Going Live: Quality or Stupidity?

WARNING: OFFENSIVE LANGUAGE IN CLIP

If Bill O’Reilly had read chapter 16 of Aim for the Heart by Al Tompkins, the American people would have never been gifted with the YouTube phenomenon that is Bill O’Reilly’s Inside Edition freakout.

In his chapter on how journalists can report ethically to minimize harm, Tompkins addresses questions every journalist should ask before going live. I’ll highlight a few of the most important questions in this post.

  1. The most important is “What are your motivations for going live?”

Tompkins uses September 11th as a perfect example of necessary live reporting. People both wanted and needed to know what was going on. The events according to Tompkins were of “vital public importance.” The live reporting on 9/11 also allowed the millions of people watching around the world to “quickly understand the scope and nature of the threat, even as the story was still unfolding,” according to Tompkins.

2. “Are you prepared to air the worst possible outcome that could result from this unfolding story?”

Fox News clearly was not prepared when they went live with a car chase during Shepard Smith’s show on September 28, 2012. The show had been cutting to the Phoenix, Arizona car chase periodically throughout Shep Smith’s hour long show, which airs at 3 p.m. EST. When a man emerged from the car being chased, Smith started narrating the man’s actions while viewers watched the live footage. The man shortly pulled out a gun and shot himself on live TV in front of millions of viewers. Smith yelled “Get off it!” and the show cut to commercial.

The show did have the footage on a five second delay, which Tompkins refers to as an “electronic safety net.” Smith and Michael Clemente, Fox News Vice President of News, both apologized for the disturbing scene. Clemente blamed the footage airing on “severe human error.”

3. “What factor does the time of day play in your decision to cover a breaking event?” 

Twenty-four hour news channels like Fox News, MSNBC, and CNN often rely on breaking live news to fill their endless amounts of time. These channels also usually reach a specific audience, such as the elderly, and other adults who are home during the day. Hopefully, not too many kids were watching Fox News when the disturbing image above was played. Local news and national news have to be more careful with live footage, as families often watch these programs together.

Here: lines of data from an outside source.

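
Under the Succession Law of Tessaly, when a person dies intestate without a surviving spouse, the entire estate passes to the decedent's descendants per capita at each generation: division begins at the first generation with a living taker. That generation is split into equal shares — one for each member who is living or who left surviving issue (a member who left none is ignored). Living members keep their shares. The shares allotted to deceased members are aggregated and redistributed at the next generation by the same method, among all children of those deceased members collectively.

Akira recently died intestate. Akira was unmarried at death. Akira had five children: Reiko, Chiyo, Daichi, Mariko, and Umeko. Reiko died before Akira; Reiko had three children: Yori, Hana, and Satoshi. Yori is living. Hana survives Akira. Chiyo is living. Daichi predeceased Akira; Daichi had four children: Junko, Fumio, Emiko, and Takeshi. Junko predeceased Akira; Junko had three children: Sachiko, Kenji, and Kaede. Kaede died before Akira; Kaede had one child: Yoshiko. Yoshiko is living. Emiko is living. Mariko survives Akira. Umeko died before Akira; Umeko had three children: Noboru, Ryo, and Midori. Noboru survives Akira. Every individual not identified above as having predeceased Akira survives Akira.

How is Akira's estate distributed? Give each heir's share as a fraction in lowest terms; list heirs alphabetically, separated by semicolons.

Chiyo 1/5; Emiko 3/50; Fumio 3/50; Hana 3/50; Kenji 1/50; Mariko 1/5; Midori 3/50; Noboru 3/50; Ryo 3/50; Sachiko 1/50; Satoshi 3/50; Takeshi 3/50; Yori 3/50; Yoshiko 1/50

There is no surviving spouse, so the entire estate passes to Akira's descendants per capita at each generation.
At generation 1 (Reiko, Chiyo, Daichi, Mariko, Umeko) there are 5 shares of (1)/5 = 1/5 each.
Living: Chiyo and Mariko — each takes 1/5.
Deceased: Reiko, Daichi, and Umeko. Their combined 3/5 is pooled and carried to generation 2.
At generation 2 (Yori, Hana, Satoshi, Junko, Fumio, Emiko, Takeshi, Noboru, Ryo, Midori) there are 10 shares of (3/5)/10 = 3/50 each.
Living: Yori, Hana, Satoshi, Fumio, Emiko, Takeshi, Noboru, Ryo, and Midori — each takes 3/50.
Deceased: Junko. That 3/50 share is carried to generation 3.
At generation 3 (Sachiko, Kenji, Kaede) there are 3 shares of (3/50)/3 = 1/50 each.
Living: Sachiko and Kenji — each takes 1/50.
Deceased: Kaede. That 1/50 share is carried to generation 4.
At generation 4 (Yoshiko) there are 1 shares of (1/50)/1 = 1/50 each.
Living: Yoshiko — each takes 1/50.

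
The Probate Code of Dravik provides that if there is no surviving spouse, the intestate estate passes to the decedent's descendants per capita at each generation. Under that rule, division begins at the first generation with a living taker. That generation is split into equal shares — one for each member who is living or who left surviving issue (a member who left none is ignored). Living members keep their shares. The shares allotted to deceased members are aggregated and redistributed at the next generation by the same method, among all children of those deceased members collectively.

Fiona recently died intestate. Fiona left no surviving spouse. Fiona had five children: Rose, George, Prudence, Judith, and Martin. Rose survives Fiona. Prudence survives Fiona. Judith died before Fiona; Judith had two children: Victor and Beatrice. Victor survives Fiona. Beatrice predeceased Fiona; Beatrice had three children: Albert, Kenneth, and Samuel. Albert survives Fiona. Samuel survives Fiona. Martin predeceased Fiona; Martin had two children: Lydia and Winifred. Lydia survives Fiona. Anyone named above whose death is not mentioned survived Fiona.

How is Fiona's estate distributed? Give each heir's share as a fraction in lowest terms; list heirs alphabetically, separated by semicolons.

There is no surviving spouse, so the entire estate passes to Fiona's descendants per capita at each generation.
At generation 1 (Rose, George, Prudence, Judith, Martin) there are 5 shares of (1)/5 = 1/5 each.
Living: Rose, George, and Prudence — each takes 1/5.
Deceased: Judith and Martin. Their combined 2/5 is pooled and carried to generation 2.
At generation 2 (Victor, Beatrice, Lydia, Winifred) there are 4 shares of (2/5)/4 = 1/10 each.
Living: Victor, Lydia, and Winifred — each takes 1/10.
Deceased: Beatrice. That 1/10 share is carried to generation 3.
At generation 3 (Albert, Kenneth, Samuel) there are 3 shares of (1/10)/3 = 1/30 each.
Living: Albert, Kenneth, and Samuel — each takes 1/30.

Albert 1/30; George 1/5; Kenneth 1/30; Lydia 1/10; Prudence 1/5; Rose 1/5; Samuel 1/30; Victor 1/10; Winifred 1/10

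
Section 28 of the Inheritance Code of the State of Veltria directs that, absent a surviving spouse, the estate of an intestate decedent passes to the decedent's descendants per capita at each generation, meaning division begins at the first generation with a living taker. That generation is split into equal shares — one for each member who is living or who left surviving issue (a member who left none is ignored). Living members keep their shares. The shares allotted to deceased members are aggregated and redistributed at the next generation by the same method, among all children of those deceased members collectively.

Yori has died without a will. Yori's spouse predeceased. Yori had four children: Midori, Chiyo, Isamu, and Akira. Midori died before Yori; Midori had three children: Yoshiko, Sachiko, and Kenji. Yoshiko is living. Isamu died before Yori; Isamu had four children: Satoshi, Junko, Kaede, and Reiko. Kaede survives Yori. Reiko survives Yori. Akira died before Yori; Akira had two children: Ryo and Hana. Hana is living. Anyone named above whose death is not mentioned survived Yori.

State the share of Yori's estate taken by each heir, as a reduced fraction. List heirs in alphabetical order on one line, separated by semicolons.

There is no surviving spouse, so the entire estate passes to Yori's descendants per capita at each generation.
At generation 1 (Midori, Chiyo, Isamu, Akira) there are 4 shares of (1)/4 = 1/4 each.
Living: Chiyo — each takes 1/4.
Deceased: Midori, Isamu, and Akira. Their combined 3/4 is pooled and carried to generation 2.
At generation 2 (Yoshiko, Sachiko, Kenji, Satoshi, Junko, Kaede, Reiko, Ryo, Hana) there are 9 shares of (3/4)/9 = 1/12 each.
Living: Yoshiko, Sachiko, Kenji, Satoshi, Junko, Kaede, Reiko, Ryo, and Hana — each takes 1/12.

Chiyo 1/4; Hana 1/12; Junko 1/12; Kaede 1/12; Kenji 1/12; Reiko 1/12; Ryo 1/12; Sachiko 1/12; Satoshi 1/12; Yoshiko 1/12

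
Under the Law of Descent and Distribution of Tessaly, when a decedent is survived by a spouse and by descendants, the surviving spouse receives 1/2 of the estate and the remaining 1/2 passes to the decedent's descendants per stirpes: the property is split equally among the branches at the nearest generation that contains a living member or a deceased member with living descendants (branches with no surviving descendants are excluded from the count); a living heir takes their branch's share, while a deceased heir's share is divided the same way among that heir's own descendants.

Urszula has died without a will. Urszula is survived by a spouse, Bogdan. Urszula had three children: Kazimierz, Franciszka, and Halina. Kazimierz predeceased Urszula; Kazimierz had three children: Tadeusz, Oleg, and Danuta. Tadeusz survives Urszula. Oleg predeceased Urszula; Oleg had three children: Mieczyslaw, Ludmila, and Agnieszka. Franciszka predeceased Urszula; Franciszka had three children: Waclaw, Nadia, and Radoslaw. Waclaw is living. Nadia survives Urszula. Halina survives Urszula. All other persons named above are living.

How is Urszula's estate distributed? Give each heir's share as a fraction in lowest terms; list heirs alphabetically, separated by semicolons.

Bogdan, as surviving spouse, takes 1/2.
The remaining 1/2 passes to Urszula's descendants per stirpes.
The 1/2 is divided into 3 equal shares of 1/6 among Kazimierz, Franciszka, Halina.
Kazimierz predeceased; the 1/6 allotted to Kazimierz's branch passes to Kazimierz's issue by representation.
The 1/6 is divided into 3 equal shares of 1/18 among Tadeusz, Oleg, Danuta.
Tadeusz is living and takes 1/18.
Oleg predeceased; the 1/18 allotted to Oleg's branch passes to Oleg's issue by representation.
The 1/18 is divided into 3 equal shares of 1/54 among Mieczyslaw, Ludmila, Agnieszka.
Mieczyslaw is living and takes 1/54.
Ludmila is living and takes 1/54.
Agnieszka is living and takes 1/54.
Danuta is living and takes 1/18.
Franciszka predeceased; the 1/6 allotted to Franciszka's branch passes to Franciszka's issue by representation.
The 1/6 is divided into 3 equal shares of 1/18 among Waclaw, Nadia, Radoslaw.
Waclaw is living and takes 1/18.
Nadia is living and takes 1/18.
Radoslaw is living and takes 1/18.
Halina is living and takes 1/6.

Agnieszka 1/54; Bogdan 1/2; Danuta 1/18; Halina 1/6; Ludmila 1/54; Mieczyslaw 1/54; Nadia 1/18; Radoslaw 1/18; Tadeusz 1/18; Waclaw 1/18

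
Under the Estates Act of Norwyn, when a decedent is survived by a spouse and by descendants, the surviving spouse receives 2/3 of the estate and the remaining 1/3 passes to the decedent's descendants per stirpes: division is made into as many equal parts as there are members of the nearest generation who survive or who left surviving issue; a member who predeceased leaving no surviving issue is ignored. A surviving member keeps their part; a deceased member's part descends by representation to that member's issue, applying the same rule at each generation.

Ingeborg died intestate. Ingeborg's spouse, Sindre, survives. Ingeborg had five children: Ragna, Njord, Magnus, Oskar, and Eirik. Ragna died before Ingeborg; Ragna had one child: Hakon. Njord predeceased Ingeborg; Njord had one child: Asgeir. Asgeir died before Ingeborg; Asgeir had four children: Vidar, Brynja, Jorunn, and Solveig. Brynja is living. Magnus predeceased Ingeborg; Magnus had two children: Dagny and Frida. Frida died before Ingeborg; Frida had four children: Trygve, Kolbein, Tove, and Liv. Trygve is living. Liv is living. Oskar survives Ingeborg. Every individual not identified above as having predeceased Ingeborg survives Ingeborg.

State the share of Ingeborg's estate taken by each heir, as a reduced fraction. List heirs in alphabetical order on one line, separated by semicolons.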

Going live is a risky practice for any journalist. Asking these questions can help avoid terrible situations like the one faced by Fox News in September. As Tompkins shows in this chapter of Aim for the Heart, reporting live without being adequately prepared can have dire consequences. It can also be a very stressful situation for everyone involved, including the journalist (lookin’ at you O’Reilly).